Sorry for delayed reply, I was a little bit busy.
The general algorithm is the following.
1. Start with CIS or TDDFT calculation. Later you may use the obtained HF or DFT orbitals as starting approximation in CASSCF.
2. Look at the brightest state and find which orbitals contribute to it. In the attached example, the brightest state is #4, dominant contribution from MO 150->MO 154 transition, and three lower states are mostly MO 148,149,150->MO 151. So you should start with a small active space of MO 148, 149, 150, 151, 154. Just in case, I'd add MO 155, because is is quasidegenerate with MO 154 and is very similar to it.
3. Perform a state-averaged CASSCF with averaging over 5 states (ground state + 4 excited states).
4. Carefully examine what you obtain.
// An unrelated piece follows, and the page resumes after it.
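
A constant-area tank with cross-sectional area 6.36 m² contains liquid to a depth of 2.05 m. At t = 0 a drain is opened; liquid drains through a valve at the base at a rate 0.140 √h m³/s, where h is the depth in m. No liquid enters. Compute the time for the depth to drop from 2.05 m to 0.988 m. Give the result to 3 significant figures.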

In case of poor convergence, examine twice or even more. In this stage, you can vary the states to be averaged, active space, starting MOs.
5. Since CASSCF does not give transition intensities, you can perform TRANSITN run or better do a XMCQDPT calculation, which not only improves the energies, but gives transition moments as well. Thus, you have an absorption spectrum.
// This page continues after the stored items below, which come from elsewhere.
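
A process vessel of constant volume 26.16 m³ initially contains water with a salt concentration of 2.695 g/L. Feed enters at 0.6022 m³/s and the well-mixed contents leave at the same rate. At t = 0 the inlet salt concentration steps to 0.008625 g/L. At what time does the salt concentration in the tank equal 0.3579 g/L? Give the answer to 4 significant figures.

88.62 s

Species balance: V dC/dt = Q(C_in − C) ⇒ τ = V/Q = 43.4407 s.
C(t) = C_in + (C₀ − C_in) e^(−t/τ). Set C = 0.3579 and solve for t:
e^(−t/τ) = (C − C_in)/(C₀ − C_in) = (0.3579 − 0.008625)/(2.695 − 0.008625) = 0.130017
t = −τ ln(…) = 43.4407 × 2.04009 = 88.6229 s.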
6. The absorption spectrum calculated at the ground-state geometry (optimized by RHF, MP2, DFT or state-specific CASSCF) should correspond to the experimental absorption spectrum. As for the emission, according to Kasha rule, emission occurs from the lowest excited state (with only few exceptions). So, to obtain an emission spectrum, you should always optimize S1 state. It is useful to turn on state tracking option in order to see, whether state flipping occurs during the optimization.
7. Calculate vertical spectrum at the optimized S1 geometry as indicated in p. 3, 4, 5.
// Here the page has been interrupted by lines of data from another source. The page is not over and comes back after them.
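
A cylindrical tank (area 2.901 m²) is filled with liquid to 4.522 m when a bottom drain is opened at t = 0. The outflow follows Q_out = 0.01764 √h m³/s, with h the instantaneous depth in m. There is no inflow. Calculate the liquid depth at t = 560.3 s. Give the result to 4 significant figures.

0.1789 m

A dh/dt = −Q_out = −0.01764 √h.
This is separable: 2 d(√h)/dt = −0.01764/A, so √h = √h₀ − (0.01764/(2A)) t.
√h = √4.522 − 0.01764·560.3/(2·2.901) = 2.12650 − 1.70350 = 0.423002.
h = 0.423002² = 0.178931 m.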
>My biggest worry here is that I have no idea how to pick up CAS space for any inocuos molecule, e.g. something that does not have well known electronic transitions as in ample small molecule examples circulating in forum. Do I look at natural orbital occupation only in this case for values between ~1.9 and ~0.2? Looking at orbital shape in a large molecule almost doesn't matter (if it's not a bond breaking situation) as it doesn;t provide any information as those orbitals will hybridize over many atoms thus straying away from awell known conceptual orbitals.
Your're right, there is no simple prescription how to pick orbitals and states for averaging. See a good paper http://onlinelibrary.wiley.com/doi/10.1002/qua.23068/abstract
You should just try, and one day you get a good result.